Distributed information-theoretical secure protocols for quantum key distribution networks against malicious nodes

Abstract

Quantum key distribution (QKD) networks are expected to enable information-theoretical secure (ITS) communication over a large-scale network. Most research on relay-based QKD networks assumes all relays or nodes are completely trustworthy. However, this assumption is unreasonable because the malicious behavior of even a single node can undermine the security of the entire network. Currently, there is no method to directly distinguish between honest nodes and malicious nodes. Moreover, the status of nodes as honest or malicious can be dynamic. Therefore, a solution is needed that can withstand a certain proportion of malicious nodes in QKD networks. We propose a novel paradigm, inspired by distributed systems, to address the active and passive attacks by collaborating with malicious nodes in QKD networks.
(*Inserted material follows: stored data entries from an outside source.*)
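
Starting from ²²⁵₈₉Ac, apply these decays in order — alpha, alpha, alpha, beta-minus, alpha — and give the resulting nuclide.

Pb-209

Start: (A, Z) = (225, 89).
After α: (221, 87).
After α: (217, 85).
After α: (213, 83).
After β⁻: (213, 84).
After α: (209, 82).
Z = 82 is lead.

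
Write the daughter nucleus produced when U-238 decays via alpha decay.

Th-234

Alpha decay: mass number changes by -4, atomic number by -2.
A: 238 − 4 = 234; Z: 92 − 2 = 90.
Z = 90 is thorium, so the daughter is Th-234.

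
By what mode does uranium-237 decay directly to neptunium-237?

ΔA = 237 − 237 = 0; ΔZ = 93 − 92 = +1.
A is unchanged and Z rises by 1 — a neutron has become a proton (β⁻ decay).

beta-minus decay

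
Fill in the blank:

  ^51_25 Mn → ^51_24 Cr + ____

positron

Conserve mass number: 51 = 51 + A, so A = 0.
Conserve atomic number: 25 = 24 + Z, so Z = 1.
A = 0 and Z = 1 is ^0_1 e — a positron.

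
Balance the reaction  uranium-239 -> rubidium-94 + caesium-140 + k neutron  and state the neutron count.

5

Conserve mass number: 239 = 94 + 140 + k, so k = 239 − 234 = 5.
Check atomic number: 92 = 37 + 55 + 0 = 92. ✓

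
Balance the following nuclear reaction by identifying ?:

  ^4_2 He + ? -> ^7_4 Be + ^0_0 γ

Conserve mass number: 4 + A = 7 + 0, so A = 3.
Conserve atomic number: 2 + Z = 4 + 0, so Z = 2.
Z = 2 is helium, so the species is ^3_2 He.

He-3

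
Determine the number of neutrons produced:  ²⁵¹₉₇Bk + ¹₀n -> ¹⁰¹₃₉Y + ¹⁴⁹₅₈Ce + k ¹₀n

2

Conserve mass number: 252 = 101 + 149 + k, so k = 252 − 250 = 2.
Check atomic number: 97 = 39 + 58 + 0 = 97. ✓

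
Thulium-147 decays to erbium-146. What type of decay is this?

proton emission

ΔA = 146 − 147 = -1; ΔZ = 68 − 69 = -1.
A drops by 1 and Z drops by 1 — a proton was emitted.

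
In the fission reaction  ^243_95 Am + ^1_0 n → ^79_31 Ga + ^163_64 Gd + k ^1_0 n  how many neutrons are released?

2

Conserve mass number: 244 = 79 + 163 + k, so k = 244 − 242 = 2.
Check atomic number: 95 = 31 + 64 + 0 = 95. ✓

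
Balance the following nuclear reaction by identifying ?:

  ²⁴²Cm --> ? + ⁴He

Conserve mass number: 242 = A + 4, so A = 238.
Conserve atomic number: 96 = Z + 2, so Z = 94.
Z = 94 is plutonium, so the species is ²³⁸Pu.

Pu-238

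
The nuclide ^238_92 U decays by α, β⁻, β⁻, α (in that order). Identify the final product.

Start: (A, Z) = (238, 92).
After α: (234, 90).
After β⁻: (234, 91).
After β⁻: (234, 92).
After α: (230, 90).
Z = 90 is thorium.

Th-230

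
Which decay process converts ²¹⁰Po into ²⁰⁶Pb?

ΔA = 206 − 210 = -4; ΔZ = 82 − 84 = -2.
A drops by 4 and Z drops by 2 — the signature of alpha emission.

alpha decay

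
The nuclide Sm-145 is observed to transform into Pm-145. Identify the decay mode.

ΔA = 145 − 145 = 0; ΔZ = 61 − 62 = -1.
A is unchanged and Z drops by 1 — a proton has become a neutron (β⁺ emission or electron capture).

beta-plus decay or electron capture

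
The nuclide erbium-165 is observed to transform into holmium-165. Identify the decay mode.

beta-plus decay or electron capture

ΔA = 165 − 165 = 0; ΔZ = 67 − 68 = -1.
A is unchanged and Z drops by 1 — a proton has become a neutron (β⁺ emission or electron capture).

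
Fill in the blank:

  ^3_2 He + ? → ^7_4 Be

alpha particle

Conserve mass number: 3 + A = 7, so A = 4.
Conserve atomic number: 2 + Z = 4, so Z = 2.
A = 4 and Z = 2 is ^4_2 He — an alpha particle.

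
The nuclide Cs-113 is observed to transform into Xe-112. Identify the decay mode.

proton emission

ΔA = 112 − 113 = -1; ΔZ = 54 − 55 = -1.
A drops by 1 and Z drops by 1 — a proton was emitted.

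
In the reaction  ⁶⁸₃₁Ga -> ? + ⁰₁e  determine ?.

Conserve mass number: 68 = A + 0, so A = 68.
Conserve atomic number: 31 = Z + 1, so Z = 30.
Z = 30 is zinc, so the species is ⁶⁸₃₀Zn.

Zn-68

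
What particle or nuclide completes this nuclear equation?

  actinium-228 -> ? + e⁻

Th-228

Conserve mass number: 228 = A + 0, so A = 228.
Conserve atomic number: 89 = Z − 1, so Z = 90.
Z = 90 is thorium, so the species is thorium-228.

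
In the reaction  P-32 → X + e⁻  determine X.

Conserve mass number: 32 = A + 0, so A = 32.
Conserve atomic number: 15 = Z − 1, so Z = 16.
Z = 16 is sulfur, so the species is S-32.

S-32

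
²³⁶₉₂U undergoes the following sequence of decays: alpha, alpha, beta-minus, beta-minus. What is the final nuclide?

Start: (A, Z) = (236, 92).
After α: (232, 90).
After α: (228, 88).
After β⁻: (228, 89).
After β⁻: (228, 90).
Z = 90 is thorium.

Th-228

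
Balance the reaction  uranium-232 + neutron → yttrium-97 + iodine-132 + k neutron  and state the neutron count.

Conserve mass number: 233 = 97 + 132 + k, so k = 233 − 229 = 4.
Check atomic number: 92 = 39 + 53 + 0 = 92. ✓

4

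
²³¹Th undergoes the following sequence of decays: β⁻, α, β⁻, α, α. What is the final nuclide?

Start: (A, Z) = (231, 90).
After β⁻: (231, 91).
After α: (227, 89).
After β⁻: (227, 90).
After α: (223, 88).
After α: (219, 86).
Z = 86 is radon.

Rn-219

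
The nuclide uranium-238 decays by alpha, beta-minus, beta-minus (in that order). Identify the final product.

U-234

Start: (A, Z) = (238, 92).
After α: (234, 90).
After β⁻: (234, 91).
After β⁻: (234, 92).
Z = 92 is uranium.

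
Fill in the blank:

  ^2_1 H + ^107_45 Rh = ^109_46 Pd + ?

Conserve mass number: 2 + 107 = 109 + A, so A = 0.
Conserve atomic number: 1 + 45 = 46 + Z, so Z = 0.
A = 0 and Z = 0 is ^0_0 γ — a gamma ray.

gamma ray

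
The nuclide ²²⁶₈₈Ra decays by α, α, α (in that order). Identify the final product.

Start: (A, Z) = (226, 88).
After α: (222, 86).
After α: (218, 84).
After α: (214, 82).
Z = 82 is lead.

Pb-214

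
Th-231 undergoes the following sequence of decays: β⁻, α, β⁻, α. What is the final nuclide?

Ra-223

Start: (A, Z) = (231, 90).
After β⁻: (231, 91).
After α: (227, 89).
After β⁻: (227, 90).
After α: (223, 88).
Z = 88 is radium.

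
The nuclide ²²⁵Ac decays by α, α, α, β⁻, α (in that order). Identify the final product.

Start: (A, Z) = (225, 89).
After α: (221, 87).
After α: (217, 85).
After α: (213, 83).
After β⁻: (213, 84).
After α: (209, 82).
Z = 82 is lead.

Pb-209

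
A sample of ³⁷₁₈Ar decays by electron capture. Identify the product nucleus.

Cl-37

Electron capture: mass number changes by +0, atomic number by -1.
A: 37 = 37; Z: 18 − 1 = 17.
Z = 17 is chlorine, so the daughter is ³⁷₁₇Cl.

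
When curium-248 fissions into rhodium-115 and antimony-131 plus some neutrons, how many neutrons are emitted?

2

Conserve mass number: 248 = 115 + 131 + k, so k = 248 − 246 = 2.
Check atomic number: 96 = 45 + 51 + 0 = 96. ✓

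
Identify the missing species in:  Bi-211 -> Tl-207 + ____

Conserve mass number: 211 = 207 + A, so A = 4.
Conserve atomic number: 83 = 81 + Z, so Z = 2.
A = 4 and Z = 2 is He-4 — an alpha particle.

alpha particle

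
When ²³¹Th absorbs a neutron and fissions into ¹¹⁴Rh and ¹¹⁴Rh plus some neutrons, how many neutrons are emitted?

Conserve mass number: 232 = 114 + 114 + k, so k = 232 − 228 = 4.
Check atomic number: 90 = 45 + 45 + 0 = 90. ✓

4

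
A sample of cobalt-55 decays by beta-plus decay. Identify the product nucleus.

Fe-55

Beta-plus decay: mass number changes by +0, atomic number by -1.
A: 55 = 55; Z: 27 − 1 = 26.
Z = 26 is iron, so the daughter is iron-55.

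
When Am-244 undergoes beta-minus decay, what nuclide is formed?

Beta-minus decay: mass number changes by +0, atomic number by +1.
A: 244 = 244; Z: 95 + 1 = 96.
Z = 96 is curium, so the daughter is Cm-244.

Cm-244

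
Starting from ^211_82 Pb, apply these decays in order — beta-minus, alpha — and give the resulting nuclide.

Tl-207

Start: (A, Z) = (211, 82).
After β⁻: (211, 83).
After α: (207, 81).
Z = 81 is thallium.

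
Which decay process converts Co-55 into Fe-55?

ΔA = 55 − 55 = 0; ΔZ = 26 − 27 = -1.
A is unchanged and Z drops by 1 — a proton has become a neutron (β⁺ emission or electron capture).

beta-plus decay or electron capture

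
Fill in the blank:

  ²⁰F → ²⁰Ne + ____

Conserve mass number: 20 = 20 + A, so A = 0.
Conserve atomic number: 9 = 10 + Z, so Z = -1.
A = 0 and Z = -1 is e⁻ — a beta-minus particle.

beta-minus particle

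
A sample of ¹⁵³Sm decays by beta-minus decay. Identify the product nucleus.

Beta-minus decay: mass number changes by +0, atomic number by +1.
A: 153 = 153; Z: 62 + 1 = 63.
Z = 63 is europium, so the daughter is ¹⁵³Eu.

Eu-153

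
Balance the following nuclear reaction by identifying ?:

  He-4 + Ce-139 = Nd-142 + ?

Conserve mass number: 4 + 139 = 142 + A, so A = 1.
Conserve atomic number: 2 + 58 = 60 + Z, so Z = 0.
A = 1 and Z = 0 is n — a neutron.

neutron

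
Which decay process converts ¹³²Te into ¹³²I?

beta-minus decay

ΔA = 132 − 132 = 0; ΔZ = 53 − 52 = +1.
A is unchanged and Z rises by 1 — a neutron has become a proton (β⁻ decay).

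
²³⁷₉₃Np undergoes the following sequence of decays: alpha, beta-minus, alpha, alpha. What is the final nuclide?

Start: (A, Z) = (237, 93).
After α: (233, 91).
After β⁻: (233, 92).
After α: (229, 90).
After α: (225, 88).
Z = 88 is radium.

Ra-225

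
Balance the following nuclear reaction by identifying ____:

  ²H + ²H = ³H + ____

Conserve mass number: 2 + 2 = 3 + A, so A = 1.
Conserve atomic number: 1 + 1 = 1 + Z, so Z = 1.
A = 1 and Z = 1 is ¹H — a proton.

proton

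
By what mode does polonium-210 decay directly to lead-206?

alpha decay

ΔA = 206 − 210 = -4; ΔZ = 82 − 84 = -2.
A drops by 4 and Z drops by 2 — the signature of alpha emission.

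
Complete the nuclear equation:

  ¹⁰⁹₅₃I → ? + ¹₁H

Te-108

Conserve mass number: 109 = A + 1, so A = 108.
Conserve atomic number: 53 = Z + 1, so Z = 52.
Z = 52 is tellurium, so the species is ¹⁰⁸₅₂Te.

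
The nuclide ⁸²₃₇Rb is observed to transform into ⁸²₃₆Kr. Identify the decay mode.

beta-plus decay or electron capture

ΔA = 82 − 82 = 0; ΔZ = 36 − 37 = -1.
A is unchanged and Z drops by 1 — a proton has become a neutron (β⁺ emission or electron capture).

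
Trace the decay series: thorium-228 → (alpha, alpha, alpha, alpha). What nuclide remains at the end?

Start: (A, Z) = (228, 90).
After α: (224, 88).
After α: (220, 86).
After α: (216, 84).
After α: (212, 82).
Z = 82 is lead.

Pb-212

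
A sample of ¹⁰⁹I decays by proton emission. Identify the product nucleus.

Proton emission: mass number changes by -1, atomic number by -1.
A: 109 − 1 = 108; Z: 53 − 1 = 52.
Z = 52 is tellurium, so the daughter is ¹⁰⁸Te.

Te-108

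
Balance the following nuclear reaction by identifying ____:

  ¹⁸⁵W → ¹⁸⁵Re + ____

beta-minus particle

Conserve mass number: 185 = 185 + A, so A = 0.
Conserve atomic number: 74 = 75 + Z, so Z = -1.
A = 0 and Z = -1 is e⁻ — a beta-minus particle.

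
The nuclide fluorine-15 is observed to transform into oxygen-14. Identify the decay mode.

proton emission

ΔA = 14 − 15 = -1; ΔZ = 8 − 9 = -1.
A drops by 1 and Z drops by 1 — a proton was emitted.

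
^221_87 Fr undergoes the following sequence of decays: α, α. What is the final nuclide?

Start: (A, Z) = (221, 87).
After α: (217, 85).
After α: (213, 83).
Z = 83 is bismuth.

Bi-213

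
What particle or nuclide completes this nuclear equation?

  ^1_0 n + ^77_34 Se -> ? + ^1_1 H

As-77

Conserve mass number: 1 + 77 = A + 1, so A = 77.
Conserve atomic number: 0 + 34 = Z + 1, so Z = 33.
Z = 33 is arsenic, so the species is ^77_33 As.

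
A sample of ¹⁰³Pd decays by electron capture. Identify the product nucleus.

Rh-103

Electron capture: mass number changes by +0, atomic number by -1.
A: 103 = 103; Z: 46 − 1 = 45.
Z = 45 is rhodium, so the daughter is ¹⁰³Rh.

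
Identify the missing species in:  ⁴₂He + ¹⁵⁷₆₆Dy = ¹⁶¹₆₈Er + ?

gamma ray

Conserve mass number: 4 + 157 = 161 + A, so A = 0.
Conserve atomic number: 2 + 66 = 68 + Z, so Z = 0.
A = 0 and Z = 0 is ⁰₀γ — a gamma ray.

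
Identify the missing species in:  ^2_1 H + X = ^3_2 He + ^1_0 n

deuteron

Conserve mass number: 2 + A = 3 + 1, so A = 2.
Conserve atomic number: 1 + Z = 2 + 0, so Z = 1.
A = 2 and Z = 1 is ^2_1 H — a deuteron.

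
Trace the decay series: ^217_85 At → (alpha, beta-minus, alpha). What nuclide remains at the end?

Pb-209

Start: (A, Z) = (217, 85).
After α: (213, 83).
After β⁻: (213, 84).
After α: (209, 82).
Z = 82 is lead.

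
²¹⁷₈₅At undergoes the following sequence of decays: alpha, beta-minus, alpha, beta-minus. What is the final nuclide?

Start: (A, Z) = (217, 85).
After α: (213, 83).
After β⁻: (213, 84).
After α: (209, 82).
After β⁻: (209, 83).
Z = 83 is bismuth.

Bi-209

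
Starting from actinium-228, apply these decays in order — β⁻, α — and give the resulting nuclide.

Ra-224

Start: (A, Z) = (228, 89).
After β⁻: (228, 90).
After α: (224, 88).
Z = 88 is radium.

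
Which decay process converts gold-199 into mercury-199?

ΔA = 199 − 199 = 0; ΔZ = 80 − 79 = +1.
A is unchanged and Z rises by 1 — a neutron has become a proton (β⁻ decay).

beta-minus decay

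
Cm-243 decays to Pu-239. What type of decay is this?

alpha decay

ΔA = 239 − 243 = -4; ΔZ = 94 − 96 = -2.
A drops by 4 and Z drops by 2 — the signature of alpha emission.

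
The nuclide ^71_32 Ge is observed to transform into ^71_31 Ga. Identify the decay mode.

ΔA = 71 − 71 = 0; ΔZ = 31 − 32 = -1.
A is unchanged and Z drops by 1 — a proton has become a neutron (β⁺ emission or electron capture).

beta-plus decay or electron capture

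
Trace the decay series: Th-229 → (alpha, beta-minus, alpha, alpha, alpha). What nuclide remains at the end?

Start: (A, Z) = (229, 90).
After α: (225, 88).
After β⁻: (225, 89).
After α: (221, 87).
After α: (217, 85).
After α: (213, 83).
Z = 83 is bismuth.

Bi-213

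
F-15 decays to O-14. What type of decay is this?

ΔA = 14 − 15 = -1; ΔZ = 8 − 9 = -1.
A drops by 1 and Z drops by 1 — a proton was emitted.

proton emission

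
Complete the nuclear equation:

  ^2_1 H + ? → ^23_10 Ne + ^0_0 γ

F-21

Conserve mass number: 2 + A = 23 + 0, so A = 21.
Conserve atomic number: 1 + Z = 10 + 0, so Z = 9.
Z = 9 is fluorine, so the species is ^21_9 F.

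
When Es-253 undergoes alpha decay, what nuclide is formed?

Bk-249

Alpha decay: mass number changes by -4, atomic number by -2.
A: 253 − 4 = 249; Z: 99 − 2 = 97.
Z = 97 is berkelium, so the daughter is Bk-249.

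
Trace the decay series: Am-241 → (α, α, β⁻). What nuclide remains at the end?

U-233

Start: (A, Z) = (241, 95).
After α: (237, 93).
After α: (233, 91).
After β⁻: (233, 92).
Z = 92 is uranium.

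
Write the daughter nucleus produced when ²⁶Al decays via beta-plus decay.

Mg-26

Beta-plus decay: mass number changes by +0, atomic number by -1.
A: 26 = 26; Z: 13 − 1 = 12.
Z = 12 is magnesium, so the daughter is ²⁶Mg.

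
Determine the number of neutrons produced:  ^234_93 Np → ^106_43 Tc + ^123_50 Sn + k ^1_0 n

Conserve mass number: 234 = 106 + 123 + k, so k = 234 − 229 = 5.
Check atomic number: 93 = 43 + 50 + 0 = 93. ✓

5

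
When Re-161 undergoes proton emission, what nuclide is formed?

W-160

Proton emission: mass number changes by -1, atomic number by -1.
A: 161 − 1 = 160; Z: 75 − 1 = 74.
Z = 74 is tungsten, so the daughter is W-160.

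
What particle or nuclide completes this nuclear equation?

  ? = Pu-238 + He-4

Conserve mass number: A = 238 + 4, so A = 242.
Conserve atomic number: Z = 94 + 2, so Z = 96.
Z = 96 is curium, so the species is Cm-242.

Cm-242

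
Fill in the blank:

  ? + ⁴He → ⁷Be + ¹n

Conserve mass number: A + 4 = 7 + 1, so A = 4.
Conserve atomic number: Z + 2 = 4 + 0, so Z = 2.
A = 4 and Z = 2 is ⁴He — an alpha particle.

alpha particle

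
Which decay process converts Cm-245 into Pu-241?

ΔA = 241 − 245 = -4; ΔZ = 94 − 96 = -2.
A drops by 4 and Z drops by 2 — the signature of alpha emission.

alpha decay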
First, regarding security, we propose the ITS distributed authentication scheme, which additionally ensures two crucial security properties to QKD networks: identity unforgeability and non-repudiation. Second, concerning correctness, we propose an ITS fault-tolerant consensus scheme based on our ITS distributed authentication to ensure global consistency. This enables participating nodes to collaborate correctly and complete end-to-end key distribution within a constant number of communication rounds. Through our simulation, we have shown that our scheme exhibits a significantly lower growth trend in key consumption compared to the original end-to-end pre-shared keys scheme. For instance, in larger networks, such as when the number of nodes is 80, our scheme’s key consumption is only 13.1% of the pre-shared keys scheme.